L’archeolo inglese Howard Carter omaggiato da Google nel suo 138° anniversario della nascita avvenuta il 9 maggio del 1874. “Può vedere qualcosa?”...





L’archeolo inglese Howard Carter omaggiato da Google nel suo 138° anniversario della nascita avvenuta il 9 maggio del 1874.

Può vedere qualcosa?” gli domandò Lord Carnarvon a Howard Carter, quando l’archeologo britannico entrò nella Tomba di Tutankhamon nel 1922. “Cose meravigliose!” rispose l’egittologo nell’ammirare lo splendido tesoro. Entrambi stavano realizzando la scoperta archeologica che avrebbe dato loro la fama mondiale, la tomba del giovane faraone egiziano nella Valle dei Re (tomba KV62), i primi ad entrarci dopo 3000 anni di storia!

Google rende omaggio al famoso archeologo con un doodle che ricorda la scoperta della tomba ancora intatta del giovane faraone, e i cui gioielli sono esposti nel Museo Egizio del Cairo.

Howard Carter morirà all’età di 65 anni nel 1939, alimentando la leggenda della maledizione di  Tutankhamon. Seguendo le sue istruzioni, avevano rimosso la mummia del faraone dal sarcofago, separando le braccia e le gambe, mozzata la testa e il tronco in modo da estrarre i gioielli che la ornavano, saldati con le resine dell’imbalsamazione. La maschera d’oro era stato estratto con coltelli a caldo.

Quando raccontarono a Howard Carter della “maledizione” che si suppone essere scesa sopra tutti coloro che avevano trovato la tomba, lui rispose: “Ogni spirito di comprensione intelligente è assente da queste idee stupide“.
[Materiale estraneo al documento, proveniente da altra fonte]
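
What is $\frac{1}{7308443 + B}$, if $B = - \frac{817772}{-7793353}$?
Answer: $\frac{7793353}{56957276997151} \approx 1.3683 \cdot 10^{-7}$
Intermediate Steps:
$B = \frac{817772}{7793353}$ ($B = \left(-817772\right) \left(- \frac{1}{7793353}\right) = \frac{817772}{7793353} \approx 0.10493$)
$\frac{1}{7308443 + B} = \frac{1}{7308443 + \frac{817772}{7793353}} = \frac{1}{\frac{56957276997151}{7793353}} = \frac{7793353}{56957276997151}$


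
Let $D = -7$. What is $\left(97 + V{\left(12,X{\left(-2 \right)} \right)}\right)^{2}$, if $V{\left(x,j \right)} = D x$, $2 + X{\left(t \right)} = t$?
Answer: $169$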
Il ricercatore lavora con il tutto il rispetto possibile e con una serietà professionale verso il sacro, ma senza temere i misteri, in modo piacevole allo spirito superstizioso della folla desiderosa di sensazioni“, avrebbe aggiunto.

Alla sua morte,  Howard Carter fu sepolto a Putney Vale, a Londra. Sulla sua tomba si leggono due frasi che riflettono la sua passione per l’egittologia. Traduzione: “Voi che amate Tebe, che il tuo spirito viva, che possano passare milioni di anni, seduto con la faccia verso il vento del nord, e gli occhi lucidi di felicità” e “Oh, Notte, apri le tue ali su di me come le stelle desiderano“.

Google continua con questo scarabocchio di Howard Carter, dopo una serie che contiene l’arte dei graffiti di Keith Haring o dello spagnolo Ramon y Cajal. Tra i suoi ultimi omaggi doodle di un certo livello spettacolare ricordiamo quello dell’inventore della cerniera lampo Gideon Sundback, quella di Robert Doisneau o di Eadweard J. Muybridge.